The U.S. Commodity Futures Trading Commission (CFTC) has been waging war against commodity index funds, and visible evidence they are winning that war has already begun to manifest itself.
On September 9, Deutsche Bank redeemed outstanding shares in its PowerShares DB Crude Oil Double Long Exchange Traded Notes (DXO), effectively liquidating the note. DXO attempted to double the monthly performance of the Deutsche Bank Liquid Commodity Index – Optimum Yield Oil Excess Return Index. At the end of August, DXO had $425 million in assets.
Faced with restrictions by commodity regulators, DXO’s managers were unable to obtain adequate exposure to crude oil for the note’s normal operation. As a result, Deutsche Bank chose to redeem the notes.
Other commodity exchange-traded products have faced similar difficulties amid an increasingly restrictive regulatory environment impacting investments that use commodity futures.
How can advisors and their clients deal with the regulatory mess affecting commodity ETFs?
No Help from Regulators
Even though it has yet to produce any credible evidence, the CFTC claims that commodity index funds and other investors taking large positions in futures contracts tied to various commodities are distorting prices. These alleged distortions are far-fetched though, because commodity prices are largely driven by supply and demand.
For example, commodity ETFs that use futures contracts generally take no physical delivery of the commodities in which they invest. Expiring futures contracts are rolled into new contracts, which does little to disrupt the supply and demand metrics of the physical commodities. How is it possible to distort commodity prices without distorting their physical supply? No one at the CFTC has answered this fundamental question.
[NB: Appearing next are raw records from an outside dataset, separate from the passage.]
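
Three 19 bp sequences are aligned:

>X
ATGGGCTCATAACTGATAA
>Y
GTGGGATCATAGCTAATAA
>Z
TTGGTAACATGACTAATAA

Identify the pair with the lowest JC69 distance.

X and Y

X–Y: 4/19 differ, p = 0.211, d = 0.247.
X–Z: 6/19 differ, p = 0.316, d = 0.410.
Y–Z: 5/19 differ, p = 0.263, d = 0.324.
The smallest distance is between X and Y.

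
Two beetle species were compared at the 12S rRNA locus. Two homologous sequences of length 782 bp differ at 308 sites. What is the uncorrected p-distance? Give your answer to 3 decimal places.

0.394

p = 308/782 = 0.393861… ≈ 0.394 (to 3 d.p.).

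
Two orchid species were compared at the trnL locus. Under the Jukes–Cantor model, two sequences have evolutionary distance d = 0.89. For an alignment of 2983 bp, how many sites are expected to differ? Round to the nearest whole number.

Invert JC69: p = (3/4)(1 − e^(−4d/3)) = 0.75 × (1 − e^(-1.186667)) = 0.75 × (1 − 0.305237) = 0.521072.
Expected differing sites = pL ≈ 0.521072 × 2983 = 1554.357776 ≈ 1554.

1554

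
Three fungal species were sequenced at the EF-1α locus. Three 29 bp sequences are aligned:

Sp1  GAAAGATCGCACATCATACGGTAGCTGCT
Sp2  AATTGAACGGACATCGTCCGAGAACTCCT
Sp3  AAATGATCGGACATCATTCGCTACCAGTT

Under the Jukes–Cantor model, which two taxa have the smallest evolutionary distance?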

Instead, commodity regulators remain stubbornly committed to disrupting the normal operation of commodity funds.
“I believe that position limits should be consistently applied and vigorously enforced,” CFTC Chairman Gary Gensler said. “Position limits promote market integrity by guarding against concentrated positions.”
By now, one would think the CFTC would actually come out and distinguish the difference between a legitimate commodity investor versus an illegitimate commodity speculator, besides its flawed attempt to set arbitrary limits on futures positions. Instead of protecting the integrity of commodities markets, regulators seem to be trying to appease politicians and the public. Blaming commodity investors for distorting commodity prices is a convenient alibi.
Commodity Funds Scramble
In response to the CFTC’s contention that commodity index funds are distorting the price of commodity futures, fund managers have been scrambling to comply with the agency’s guidelines.
Deutsche Bank expanded the number of commodities tracked by two of its commodity ETFs.
The PowerShares DB Commodity Index Tracking Fund (DBC) and the PowerShares DB Agriculture Fund (DBA) now contain additional commodities among their respective holdings to comply with position limits mandated by the CFTC.